REPUBLIKA.CO.ID, Oleh: Badrul Munir, Dokter/Dosen Neurologi Fakultas Kedokteran Universitas Brawijaya Malang/Penulis Buku-Buku Neuroreligi
Setiap masa ada tokohnya dan setiap tokoh ada masanya, rasanya kalimat ini cocok untuk ustaz Abdul Somad (UAS). Pada usia 40 tahun, dai asal Riau ini menjadi dai terkenal dan banyak pengikut jamaah di Indonesia, fenomena ini mengingatkan kita dengan kemunculan almarhum KH Zainuddin MZ pada awal 1990-an.
Namun, ada yang berbeda dengan UAS ini, UAS muncul pada "zaman now" dan berdakwah lebih banyak menggunakan dunia maya, sementara KH Zainuddin yang kala itu memikat masyarakat dengan kepiawaiannya mengolah kata di podium banyak disaksikan lewat radio dan televisi.

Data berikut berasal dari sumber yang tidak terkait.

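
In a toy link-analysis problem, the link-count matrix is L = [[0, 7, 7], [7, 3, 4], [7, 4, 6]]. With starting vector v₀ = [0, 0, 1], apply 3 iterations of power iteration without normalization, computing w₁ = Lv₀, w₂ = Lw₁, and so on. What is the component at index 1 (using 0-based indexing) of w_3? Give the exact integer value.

1149

w1 = Lv₀ = (7, 4, 6)
w2 = Lw1 = (70, 85, 101)
w3 = Lw2 = (1302, 1149, 1436)
The requested component of w3 is 1149.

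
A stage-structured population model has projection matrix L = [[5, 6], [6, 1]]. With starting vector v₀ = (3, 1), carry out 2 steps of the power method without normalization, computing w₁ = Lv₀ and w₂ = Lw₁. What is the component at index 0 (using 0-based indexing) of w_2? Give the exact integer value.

219

w1 = Lv₀ = (5·3 + 6·1; 6·3 + 1·1) = (21, 19)
w2 = Lw1 = (5·21 + 6·19; 6·21 + 1·19) = (219, 145)
The requested component of w2 is 219.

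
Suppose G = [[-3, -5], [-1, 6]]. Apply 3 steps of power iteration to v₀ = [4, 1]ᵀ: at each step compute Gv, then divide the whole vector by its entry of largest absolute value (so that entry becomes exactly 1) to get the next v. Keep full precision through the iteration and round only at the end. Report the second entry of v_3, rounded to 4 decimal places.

-0.4963

Gv0 = (-17.00000, 2.00000); divide by -17.00000 → v1 = (1.00000, -0.11765)
Gv1 = (-2.41176, -1.70588); divide by -2.41176 → v2 = (1.00000, 0.70732)
Gv2 = (-6.53659, 3.24390); divide by -6.53659 → v3 = (1.00000, -0.49627)
Requested entry of v3: 133/-268 = -0.4963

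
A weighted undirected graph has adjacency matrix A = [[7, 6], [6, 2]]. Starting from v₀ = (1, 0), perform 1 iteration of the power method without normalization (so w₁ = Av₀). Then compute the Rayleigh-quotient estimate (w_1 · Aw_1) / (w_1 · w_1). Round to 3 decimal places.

w1 = Av₀ = (7, 6)
Aw1 = (85, 54)
w1·Aw1 = 7·85 + 6·54 = 919; w1·w1 = 7·7 + 6·6 = 85
λ ≈ 919/85 = 10.812

10.812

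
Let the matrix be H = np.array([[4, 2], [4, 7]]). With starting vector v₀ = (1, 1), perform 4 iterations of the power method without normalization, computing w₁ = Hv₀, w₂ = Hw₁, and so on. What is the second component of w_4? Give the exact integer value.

7781

w1 = Hv₀ = (4·1 + 2·1; 4·1 + 7·1) = (6, 11)
w2 = Hw1 = (4·6 + 2·11; 4·6 + 7·11) = (46, 101)
w3 = Hw2 = (386, 891)
w4 = Hw3 = (3326, 7781)
The requested component of w4 is 7781.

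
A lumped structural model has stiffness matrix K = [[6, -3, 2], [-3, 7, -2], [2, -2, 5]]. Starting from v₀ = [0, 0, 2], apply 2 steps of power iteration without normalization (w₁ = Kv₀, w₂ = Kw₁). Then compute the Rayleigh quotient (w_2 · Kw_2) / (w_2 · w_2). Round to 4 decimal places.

λ ≈ 10.5103

w1 = Kv₀ = (4, -4, 10)
w2 = Kw1 = (56, -60, 66)
Kw2 = (648, -720, 562)
w2·Kw2 = 56·648 + (-60)·(-720) + 66·562 = 116580; w2·w2 = 56·56 + (-60)·(-60) + 66·66 = 11092
λ ≈ 116580/11092 = 10.5103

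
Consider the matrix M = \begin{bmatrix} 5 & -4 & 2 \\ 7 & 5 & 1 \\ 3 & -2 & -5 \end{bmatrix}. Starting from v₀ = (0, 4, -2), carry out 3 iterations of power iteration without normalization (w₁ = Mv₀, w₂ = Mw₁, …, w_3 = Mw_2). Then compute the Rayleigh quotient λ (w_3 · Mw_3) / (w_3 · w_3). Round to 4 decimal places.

6.1198

w1 = Mv₀ = (5·0 + (-4)·4 + 2·(-2); 7·0 + 5·4 + 1·(-2); 3·0 + (-2)·4 + (-5)·(-2)) = (-20, 18, 2)
w2 = Mw1 = (5·(-20) + (-4)·18 + 2·2; 7·(-20) + 5·18 + 1·2; 3·(-20) + (-2)·18 + (-5)·2) = (-168, -48, -106)
w3 = Mw2 = (-860, -1522, 122)
Mw3 = (2032, -13508, -146)
w3·Mw3 = (-860)·2032 + (-1522)·(-13508) + 122·(-146) = 18793844; w3·w3 = (-860)·(-860) + (-1522)·(-1522) + 122·122 = 3070968
λ ≈ 18793844/3070968 = 6.1198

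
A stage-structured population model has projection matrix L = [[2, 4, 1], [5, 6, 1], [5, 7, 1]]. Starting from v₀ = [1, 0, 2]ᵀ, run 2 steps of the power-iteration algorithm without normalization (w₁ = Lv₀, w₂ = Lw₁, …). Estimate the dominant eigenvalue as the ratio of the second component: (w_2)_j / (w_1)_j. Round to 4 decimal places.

9.8571

w1 = Lv₀ = (2·1 + 4·0 + 1·2; 5·1 + 6·0 + 1·2; 5·1 + 7·0 + 1·2) = (4, 7, 7)
w2 = Lw1 = (2·4 + 4·7 + 1·7; 5·4 + 6·7 + 1·7; 5·4 + 7·7 + 1·7) = (43, 69, 76)
Ratio at component: 69 / 7 = 9.8571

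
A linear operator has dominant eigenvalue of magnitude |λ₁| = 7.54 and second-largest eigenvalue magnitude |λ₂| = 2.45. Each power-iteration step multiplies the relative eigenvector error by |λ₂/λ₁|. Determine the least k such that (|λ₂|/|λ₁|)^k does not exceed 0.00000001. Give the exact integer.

|λ₂/λ₁| = 2.45/7.54 = 0.32493
Need k ≥ ln(0.00000001) / ln(0.32493) = -18.4207 / -1.1241 ≈ 16.387
Smallest integer k satisfying the bound: 17

17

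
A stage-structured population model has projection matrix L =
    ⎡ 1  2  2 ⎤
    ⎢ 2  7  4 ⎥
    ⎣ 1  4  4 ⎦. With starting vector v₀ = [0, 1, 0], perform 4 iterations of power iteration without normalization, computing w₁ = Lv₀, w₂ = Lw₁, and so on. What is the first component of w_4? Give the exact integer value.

w1 = Lv₀ = (1·0 + 2·1 + 2·0; 2·0 + 7·1 + 4·0; 1·0 + 4·1 + 4·0) = (2, 7, 4)
w2 = Lw1 = (1·2 + 2·7 + 2·4; 2·2 + 7·7 + 4·4; 1·2 + 4·7 + 4·4) = (24, 69, 46)
w3 = Lw2 = (254, 715, 484)
w4 = Lw3 = (2652, 7449, 5050)
The requested component of w4 is 2652.

2652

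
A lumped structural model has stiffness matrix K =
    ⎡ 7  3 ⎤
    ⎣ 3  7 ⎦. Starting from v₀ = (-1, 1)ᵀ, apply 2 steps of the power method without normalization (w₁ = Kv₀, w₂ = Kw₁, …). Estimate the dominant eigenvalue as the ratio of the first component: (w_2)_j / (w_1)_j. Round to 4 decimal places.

w1 = Kv₀ = (7·(-1) + 3·1; 3·(-1) + 7·1) = (-4, 4)
w2 = Kw1 = (7·(-4) + 3·4; 3·(-4) + 7·4) = (-16, 16)
Ratio at component: -16 / -4 = 4.0000

4.0000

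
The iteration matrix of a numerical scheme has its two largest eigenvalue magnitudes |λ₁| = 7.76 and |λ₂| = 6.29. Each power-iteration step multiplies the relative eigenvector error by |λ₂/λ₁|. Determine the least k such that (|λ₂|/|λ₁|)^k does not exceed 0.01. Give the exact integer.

22

|λ₂/λ₁| = 6.29/7.76 = 0.81057
Need k ≥ ln(0.01) / ln(0.81057) = -4.6052 / -0.2100 ≈ 21.927
Smallest integer k satisfying the bound: 22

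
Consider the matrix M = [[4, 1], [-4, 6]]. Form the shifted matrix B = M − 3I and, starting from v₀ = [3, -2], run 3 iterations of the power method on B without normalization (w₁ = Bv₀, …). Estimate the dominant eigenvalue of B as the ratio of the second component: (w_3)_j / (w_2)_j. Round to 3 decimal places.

B = M − 3I has rows (1, 1); (-4, 3)
w1 = Bv₀ = (1·3 + 1·(-2); (-4)·3 + 3·(-2)) = (1, -18)
w2 = Bw1 = (1·1 + 1·(-18); (-4)·1 + 3·(-18)) = (-17, -58)
w3 = Bw2 = (-75, -106)
Ratio: -106/-58 = 1.828

μ ≈ 1.828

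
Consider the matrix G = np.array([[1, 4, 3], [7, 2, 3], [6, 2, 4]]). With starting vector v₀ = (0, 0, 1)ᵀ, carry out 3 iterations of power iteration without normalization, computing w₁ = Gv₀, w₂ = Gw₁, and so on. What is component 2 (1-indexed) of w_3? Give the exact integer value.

w1 = Gv₀ = (1·0 + 4·0 + 3·1; 7·0 + 2·0 + 3·1; 6·0 + 2·0 + 4·1) = (3, 3, 4)
w2 = Gw1 = (1·3 + 4·3 + 3·4; 7·3 + 2·3 + 3·4; 6·3 + 2·3 + 4·4) = (27, 39, 40)
w3 = Gw2 = (303, 387, 400)
The requested component of w3 is 387.

387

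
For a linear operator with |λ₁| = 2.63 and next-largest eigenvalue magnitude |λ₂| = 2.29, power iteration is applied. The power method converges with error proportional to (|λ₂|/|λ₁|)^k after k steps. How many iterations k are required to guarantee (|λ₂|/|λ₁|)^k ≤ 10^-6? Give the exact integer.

100

|λ₂/λ₁| = 2.29/2.63 = 0.87072
Need k ≥ ln(10^-6) / ln(0.87072) = -13.8155 / -0.1384 ≈ 99.800
Smallest integer k satisfying the bound: 100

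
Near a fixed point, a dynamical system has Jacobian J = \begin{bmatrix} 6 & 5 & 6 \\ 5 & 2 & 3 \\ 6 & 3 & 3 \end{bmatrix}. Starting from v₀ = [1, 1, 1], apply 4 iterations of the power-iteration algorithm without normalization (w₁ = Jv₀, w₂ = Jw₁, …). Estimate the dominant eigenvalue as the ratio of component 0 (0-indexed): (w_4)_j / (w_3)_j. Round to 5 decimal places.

w1 = Jv₀ = (6·1 + 5·1 + 6·1; 5·1 + 2·1 + 3·1; 6·1 + 3·1 + 3·1) = (17, 10, 12)
w2 = Jw1 = (6·17 + 5·10 + 6·12; 5·17 + 2·10 + 3·12; 6·17 + 3·10 + 3·12) = (224, 141, 168)
w3 = Jw2 = (3057, 1906, 2271)
w4 = Jw3 = (41498, 25910, 30873)
Ratio at component: 41498 / 3057 = 13.57475

13.57475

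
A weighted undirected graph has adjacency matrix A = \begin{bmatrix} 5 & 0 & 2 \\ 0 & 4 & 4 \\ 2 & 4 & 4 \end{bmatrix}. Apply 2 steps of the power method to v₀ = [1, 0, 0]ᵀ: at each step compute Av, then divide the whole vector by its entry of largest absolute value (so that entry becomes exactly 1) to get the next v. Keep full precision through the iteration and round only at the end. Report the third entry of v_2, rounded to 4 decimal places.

Av0 = (5.00000, 0.00000, 2.00000); divide by 5.00000 → v1 = (1.00000, 0.00000, 0.40000)
Av1 = (5.80000, 1.60000, 3.60000); divide by 5.80000 → v2 = (1.00000, 0.27586, 0.62069)
Requested entry of v2: 18/29 = 0.6207

0.6207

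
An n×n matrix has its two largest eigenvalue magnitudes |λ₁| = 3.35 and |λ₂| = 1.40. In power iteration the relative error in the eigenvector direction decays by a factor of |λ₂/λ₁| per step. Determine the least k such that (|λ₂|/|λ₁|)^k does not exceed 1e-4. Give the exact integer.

|λ₂/λ₁| = 1.40/3.35 = 0.41791
Need k ≥ ln(1e-4) / ln(0.41791) = -9.2103 / -0.8725 ≈ 10.556
Smallest integer k satisfying the bound: 11

11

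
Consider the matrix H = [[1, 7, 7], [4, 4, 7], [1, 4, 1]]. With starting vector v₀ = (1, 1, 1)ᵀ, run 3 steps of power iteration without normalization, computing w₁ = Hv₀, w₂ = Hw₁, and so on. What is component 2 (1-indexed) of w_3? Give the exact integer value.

1863

w1 = Hv₀ = (15, 15, 6)
w2 = Hw1 = (162, 162, 81)
w3 = Hw2 = (1863, 1863, 891)
The requested component of w3 is 1863.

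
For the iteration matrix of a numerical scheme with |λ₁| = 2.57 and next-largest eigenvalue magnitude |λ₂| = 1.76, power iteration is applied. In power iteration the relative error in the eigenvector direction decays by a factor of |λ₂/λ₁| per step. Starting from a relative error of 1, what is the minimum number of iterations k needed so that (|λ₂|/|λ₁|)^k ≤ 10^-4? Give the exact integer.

25

|λ₂/λ₁| = 1.76/2.57 = 0.68482
Need k ≥ ln(10^-4) / ln(0.68482) = -9.2103 / -0.3786 ≈ 24.328
Smallest integer k satisfying the bound: 25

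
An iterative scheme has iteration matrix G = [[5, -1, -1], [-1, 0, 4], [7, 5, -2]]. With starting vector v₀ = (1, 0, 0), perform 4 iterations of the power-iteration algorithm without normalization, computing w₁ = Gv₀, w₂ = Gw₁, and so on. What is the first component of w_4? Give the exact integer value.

19

w1 = Gv₀ = (5·1 + (-1)·0 + (-1)·0; (-1)·1 + 0·0 + 4·0; 7·1 + 5·0 + (-2)·0) = (5, -1, 7)
w2 = Gw1 = (5·5 + (-1)·(-1) + (-1)·7; (-1)·5 + 0·(-1) + 4·7; 7·5 + 5·(-1) + (-2)·7) = (19, 23, 16)
w3 = Gw2 = (56, 45, 216)
w4 = Gw3 = (19, 808, 185)
The requested component of w4 is 19.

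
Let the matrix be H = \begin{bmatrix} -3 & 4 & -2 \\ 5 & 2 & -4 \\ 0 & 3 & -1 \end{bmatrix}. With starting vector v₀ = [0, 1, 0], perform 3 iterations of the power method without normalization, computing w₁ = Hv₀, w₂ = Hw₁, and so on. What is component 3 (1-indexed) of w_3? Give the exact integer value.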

Satu hal yang menarik adalah adanya penolakan dari sebagian kecil elemen bangsa yang merasa tidak pas dengan ceramah dai ini, penolakan dan persekusi di Bali serta terakhir ceramah di Hongkong oleh pihak otoritas di sana.
Penolakan UAS berceramah justru menjadi media untuk melambungkan nama beliau. Terbukti jutaan simpati mengalir baik dari masyarakat, bahkan kedatangan UAS dalam setiap ceramahnya di beberapa daerah sangat ditunggu oleh jutaan jamaahnya.
Dominasi otak
Menarik untuk memetakan kerja otak UAS ini, psikolog dunia peraih Nobel tahun 1981, Roger W Sperry, memetakan otak berdasarkan fungsinya menjadi otak kanan dan kiri. Kerja otak kiri menjadikan seseorang berpikir, mengingat, menganalisis, berhitung, dan memutuskan sesuatu. Hasil kerja otak kiri menjadikan seseorang sebagai ilmuwan yang cerdas.
Sedangkan kerja otak kanan lebih banyak pada hal menalar, memahami, intuisi, merasakan, simpati yang menjadikan seseorang mengembangkan diri di sisi seni dan humanisme. Sebenarnya, teori otak kanan dan kiri ini sudah banyak ditentang oleh ahli neurosains "zaman now, yang mengatakan bahwa kerja otak merupakan satu kesatuan yang tidak dapat dipisahkan. Pembagian otak kanan dan kiri sudah tidak relevan lagi berdasarkan temuan kedokteran saat ini.
Namun, masih banyak orang yang mempercayai bahwa untuk kesuksesan harus mendominasikan kerja otak kanan. Hal ini bisa kita lihat dari banyaknya pelatihan atau buku yang isinya mengaktifkan otak kanan agar sukses dalam hidupnya.
Teori otak kanan dan kiri ini sangat menarik bila diaplikasikan untuk UAS ini. Bila kita mengikuti ceramah dan membaca perjalanan hidup beliau tampak sekali kecerdasan beliau dalam menghafal dasar-dasar hukum akidah, fikih, dan muamalah.
Bukan hanya menghafal dari Alquran dan hadis, melainkan menukil pendapat beberapa ulama secara perinci dan lengkap, yang dirangkai dan disandingkan dengan bahasa sederhana untuk diketahui oleh masyarakat, sehingga masyarakat jadi sangat paham dan tidak menyalahkan perbedaan dalam hal agama yang sering dipertentangkan di masyarakat awam. Poin ini menjadi salah satu kelebihan UAS dibandingkan dai lainnya.
Keluasan dan kedalaman ilmu agama ini bisa dimaklumi mengingat UAS adalah alumnus Universitas Al Azhar dan Maroko yang sangat terkenal itu. Untuk bisa kuliah di sana, UAS harus mengalahkan 900 calon mahasiswa lainnya dengan seleksi yang sangat ketat, tentunya dibutuhkan otak cerdas yang didominasi otak kiri.